I've been having fun with the My Collections thing on eBay.

I have a collection entitled Ridiculously Overpriced to which I'm adding qualifying items as I run across them.

I can't begin to fathom where some people come up with their pricing but they often make me chuckle.

Anyway, here's my collection of ridiculously overpriced items.

http://www.ebay.com/cln/nsaqam/Ridiculously-overpriced/83700450013


----------



## Grumpy Gator (Apr 2, 2014)

He might be nuts but he knits nice.:rofl::rofl:
********Couldn't help myself***************G******************


----------



## Thomas Paine (Apr 2, 2014)

haha.  nice.


----------



## chuckorlando (Apr 2, 2014)

I often wonder what in the world folks are thinking. Whats sad is it is not an exception to the rule but often times the rule. For everything from indicators and 123 blocks to used drills to machines.


----------



## dave2176 (Apr 2, 2014)

Thanks for putting a smile on me.

Dave


----------



## cjtoombs (Apr 2, 2014)

I wonder if these people think they are being crafty, or if they are just too lazy to do any research on what the items are actualy worth.  I can understand putting a high price on something if you have a "Make Offer" option, that way you can see how much interest there is in an item, but most of these don't do that.  There's been a G&E 16" shaper with on ebay for 2700 for about the last 6 months.  Does he think anyone is going to pay 2700 for a shaper that they should be able to get for less than 1000?


----------



## Senna (Apr 2, 2014)

cjtoombs said:


> I wonder if these people think they are being crafty, or if they are just too lazy to do any research on what the items are actualy worth.  I can understand putting a high price on something if you have a "Make Offer" option, that way you can see how much interest there is in an item, but most of these don't do that.  There's been a G&E 16" shaper with on ebay for 2700 for about the last 6 months.  Does he think anyone is going to pay 2700 for a shaper that they should be able to get for less than 1000?
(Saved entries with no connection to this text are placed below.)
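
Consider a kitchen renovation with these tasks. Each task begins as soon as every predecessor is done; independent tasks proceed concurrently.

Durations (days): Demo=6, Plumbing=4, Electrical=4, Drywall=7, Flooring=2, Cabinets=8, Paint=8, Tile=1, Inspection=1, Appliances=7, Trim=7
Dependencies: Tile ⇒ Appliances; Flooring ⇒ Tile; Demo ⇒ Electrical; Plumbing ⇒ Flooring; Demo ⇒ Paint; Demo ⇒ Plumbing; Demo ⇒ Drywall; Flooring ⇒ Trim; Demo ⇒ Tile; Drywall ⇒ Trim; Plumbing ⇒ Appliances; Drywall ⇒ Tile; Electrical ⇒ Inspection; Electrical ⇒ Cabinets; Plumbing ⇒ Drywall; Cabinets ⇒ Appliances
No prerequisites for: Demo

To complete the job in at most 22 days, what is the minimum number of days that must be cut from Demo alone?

3

Current finish: 25 days; target: 22.
Demo is on every critical path, so each day cut from Demo cuts the finish by one (this holds down to a finish of 20).
Need 25 − 22 = 3 days off Demo → Demo becomes 3 days, finish becomes 22.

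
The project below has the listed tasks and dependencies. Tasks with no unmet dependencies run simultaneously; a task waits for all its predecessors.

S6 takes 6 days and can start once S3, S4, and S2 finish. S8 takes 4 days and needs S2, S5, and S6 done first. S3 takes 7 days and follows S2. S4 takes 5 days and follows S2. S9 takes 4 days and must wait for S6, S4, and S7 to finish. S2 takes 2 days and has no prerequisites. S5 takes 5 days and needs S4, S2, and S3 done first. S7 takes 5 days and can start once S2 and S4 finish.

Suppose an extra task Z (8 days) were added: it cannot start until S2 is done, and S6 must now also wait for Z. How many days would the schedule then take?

20

Originally the schedule takes 19 days.
With Z inserted, S6 now waits for max(S3, S4, S2, Z).
New critical path: S2→Z→S6→S8 = 2+8+6+4 = 20 ⇒ 20 days.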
I do understand the Make Offer thing for gauging interest but some folks put the ridiculous price on it with the Make Offer option and then they reject all offers.
Some sellers are famous for having ridiculous pricing. Mike Kandu is probably the most egregious but TNGtools is insane and so is imachine.
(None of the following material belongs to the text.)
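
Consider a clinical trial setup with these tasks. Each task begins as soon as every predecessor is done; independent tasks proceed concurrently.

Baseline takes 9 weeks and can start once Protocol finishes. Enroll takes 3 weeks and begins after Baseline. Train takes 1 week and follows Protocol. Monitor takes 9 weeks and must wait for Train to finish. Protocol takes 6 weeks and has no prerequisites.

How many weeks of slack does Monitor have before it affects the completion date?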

We should have a section somewhere at H-M where everyone can post stupidly priced items they run across. I think it'd be a fun section.


----------



## Barnesrickw (Apr 2, 2014)

I've seen some of the same items.  I've always wanted to post the over-pricers the same or similar item drawing reasonable bids.  Give them a glimpse at reality.  But I've also wondered if they are dealing with SWMBO pressure to sell something they don't really want to sell.  


Sent from my iPad using Tapatalk


----------



## GarageGuy (Apr 3, 2014)

Last week I watched a manual Hardinge toolroom lathe like the one in your picture sell for $31,500 at an auction ($25,000 for the machine, plus 26% buyers premium and sales tax that came to $6,500).  A bridgeport sold for $9,000 in the same room, plus the 26% again.  I just walked out and drove home.

GG


----------



## Jeff in Pa (Apr 4, 2014)

I wonder if some of those exorbitant  prices are Papa trying to Momma happy?    anic:

*OK, I'll put it up for sale on ebay*


----------



## JoeSixPack74 (Apr 5, 2014)

Funny list, I had seen some of those and passed on them.  I like when they use the words "Rare" and "Vintage" in an attempt to drive up the price.


----------



## MikeWi (Apr 6, 2014)

JoeSixPack74 said:


> Funny list, I had seen some of those and passed on them.  I like when they use the words "Rare" and "Vintage" in an attempt to drive up the price.


Big pet peeve of mine is the transparently manipulative way people try to title their auctions.  But P.T. Barnum's maxim will always prevail.


----------